Thanks for your comment. (I think!) At least I now know that somebody is reading this stuff. I was coming close to doing a "tap tap, is this thing on?" post. rolleyes.gif

Anyway, as I said in an earlier post, I am not setting myself up as a Turtle Trading expert, nor am I setting myself up as the defender of Turtle Trading. As it happens, I also have a great interest in "Buffet-like" value investing - something that is often seen as diametrically opposite to TT. I personally believe that there are more than one (or even two) ways to skin a cat. I also do agree with your implication, and Oavdes subsequent response, that there are many fake systems and charlatans out there - most of which can be exposed quite quickly with the minimum of work/research.

Does Turtle Trading work? At this stage the best answer that I can give is that it probably works for some people, in some circumstances and not for others, in other circumstances. If one is to accept that simple precept, then surely the answer may well be to ( a ) work out how to be one of those people for whom it does work, and; ( b ) find out what those circumstances are for which it works. Of course, this is a simplistic view but not necessarily a wrong one (of course it might be, but I have no objection to personally exploring a number of blind alleys untill I find the one that leads to the pot of gold biggrin.gif )

I am trying not to repeat what I have said in other posts. However, my fortes are logical thinking and practical mathematics (and an open mind). This, for me, comes together in a belief of the the KISS (Keep It Simple, Stupid) principal. Having spent a reasonable amount of time looking at various TA systems, I personally find it difficult to build the necessary amount of faith to trade these systems - it would, for me, involve a suspension of belief that I cannot do. Once again, this is is not to say that such systems do or do not work, simply that having put in some work I have personally put them mostly aside. I am human (mostly) however and do still use some of the things that I have learned in this meandering through the swamps. Anyway, I digress ...

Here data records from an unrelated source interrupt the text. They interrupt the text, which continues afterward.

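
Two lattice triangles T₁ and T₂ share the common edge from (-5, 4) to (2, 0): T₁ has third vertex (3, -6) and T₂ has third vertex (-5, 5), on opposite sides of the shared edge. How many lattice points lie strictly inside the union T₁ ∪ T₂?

21

The union is the simple quadrilateral with vertices (-5, 4), (3, -6), (2, 0), (-5, 5) in order.
By the shoelace formula, twice the signed area is |((-5)·(-6) − 3·4) + (3·0 − 2·(-6)) + (2·5 − (-5)·0) + ((-5)·4 − (-5)·5)| = 45, so the area is 45/2.
Along each edge there are gcd(|Δx|,|Δy|)+1 lattice points, so counting each shared vertex once the boundary has gcd(8,10) + gcd(1,6) + gcd(7,5) + gcd(0,1) = 2+1+1+1 = 5.
By Pick's theorem I = A − B/2 + 1 = 45/2 − 5/2 + 1 = 21.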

Have you downloaded and read the original turtle rules? What I like about them mostly is their simplicity and the fact that they can be quite easily represented mathematically - they do not require a belief in Fibonacci Numbers, Elliot Waves, Gann Stuff or other such slightly esoteric matters. I'm trying to be carefull here because I have absolutely no intention of rubbishing these things - if they work for you then great. As it happens, I love the repeated occurance of Fib numbers in nature - I just personally have a problem in believing that they have any relevance to trading. Bugger, I've digressed again...

Turtle Trading, in it's simple form, is based on the precept that prices trend ie at various times they will start moving in a direction and will continue in that direction for some period of time. The aim of the Turtle Trader is to identify when these trends start, get on for the ride and accept when the trends end and exit. There is a cost associated with this, alluded to by acturtle in his post, primarily the cost of losing on entries to suspected trends that do not eventuate. The aim, therefore, is to develop entry/stoploss formulas that minimise this cost, whilst ensuring that you are "on board" the really profitable trends. At the other end of the story is the exit from the trend once it has finsihed, with most of your paper profits transformed into cold hard cash. biggrin.gif

Once you have these basic concepts burned into your brain, the next step in the journey is to see if you can turn these plans into reality. This leads to some serious backtesting work - but I'll leave a discussion of that for another time.

Finally, Oavde mentioned one of the major (and often misunderstood) issues of Turtle Trading - Drawdowns. This is the result of periods of time where, in the chosen markets, trends do not eventuate and a series of "costs" result in a whittling away of capital. Typical drawdowns of Turtle Traders are between 30% and 50%. There are some mindset issues that this brings up. Once again, deserving of a full discussion at another time in it's own right. Just one final (I promise) point re drawdowns. Once you actually get into the mathematics of Turtle Trading it very quickly becomes obvious that there is a relationship between expected profits and anticipated drawdowns - individual traders can therefore adjust the parameters of their system to a risk/reward (or drawdown/reward) scenario that suits their own circumstances. I should say, by the way, that you cannot totally remove the risk of a full blowout - it can happen (but of course Turtle Traders who understand their system would retreat as soon as their anticipated Drawdown is exceeded).



--------------------
Peace
Fforrest

Try to be as good a person as your dog thinks you are.